In other words, policies mandating energy technologies that markets resist will reduce national income and slow the economic growth that generates good new jobs."
"In addition, it does not matter how an economy’s scarce resources are diverted from their most valued uses. Whether by a cap-and-trade law, or regulatory policy, or by subsidies, when consumers or producers are forced to use or pay for expensive or less suitable energy sources or technologies, the value of their production and consumption drops."
"A popular misconception encouraged by many in the debate over the cap-and-trade bills, such as Waxman–Markey, was that restricting access to affordable fossil fuels leads to even greater economic activity as markets adapt to the new, artificial constraints. Such a conclusion implies that the new substitutes, whether they be products or processes, are so superior and/or so much cheaper in comparison to the old technology that consumers and producers find the benefits exceed the costs. However, it is exactly this sort of better substitute that markets are constantly striving to find."
"In common with many other environmental problems, human-induced climate change is at its most basic level an externality. Those who produce greenhouse-gas emissions are bringing about climate change, thereby imposing costs on the world and on future generations, but they do not face directly, neither via markets nor in other ways, the full consequences of the costs of their actions.
Much economic activity involves the emission of greenhouse gases (GHGs). As GHGs accumulate in the atmosphere, temperatures increase, and the climatic changes that result impose costs (and some benefits) on society. However, the full costs of GHG emissions, in terms of climate change, are not immediately – indeed they are unlikely ever to be – borne by the emitter, so they face little or no economic incentive to reduce emissions. Similarly, emitters do not have to compensate those who lose out because of climate change. ... In this sense, human-induced climate change is an externality, one that is not ‘corrected’ through any institution or market, ... unless policy intervenes."
"According to calculations by Lombard Street Research in the UK, any global treaty that would stabilise the climate at today's temperatures would cost a total of £8 trillion--45% of the world's current annual economic output, causing permanent economic depression.

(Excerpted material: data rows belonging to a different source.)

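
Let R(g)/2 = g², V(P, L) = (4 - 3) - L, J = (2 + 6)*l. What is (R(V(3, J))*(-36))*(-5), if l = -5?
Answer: 605160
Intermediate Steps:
J = -40 (J = (2 + 6)*(-5) = 8*(-5) = -40)
V(P, L) = 1 - L
R(g) = 2*g²
(R(V(3, J))*(-36))*(-5) = ((2*(1 - 1*(-40))²)*(-36))*(-5) = ((2*(1 + 40)²)*(-36))*(-5) = ((2*41²)*(-36))*(-5) = ((2*1681)*(-36))*(-5) = (3362*(-36))*(-5) = -121032*(-5) = 605160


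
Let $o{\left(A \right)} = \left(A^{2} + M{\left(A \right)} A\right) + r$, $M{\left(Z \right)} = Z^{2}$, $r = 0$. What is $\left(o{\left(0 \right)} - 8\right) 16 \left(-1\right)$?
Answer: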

Economic growth is an absolute pre-requisite for improved health. One study has shown that if economic growth in the developing world had been a mere 1.5% higher in the 1980s, at least 500,000 child deaths could have been prevented.
This is because much of the disease burden in developing countries is a direct result of poverty. Diarrhoea, chest infections from burning wood and dung indoors, water-borne infections and malnutrition are the biggest killers of children, killing millions regardless of any changes in the climate."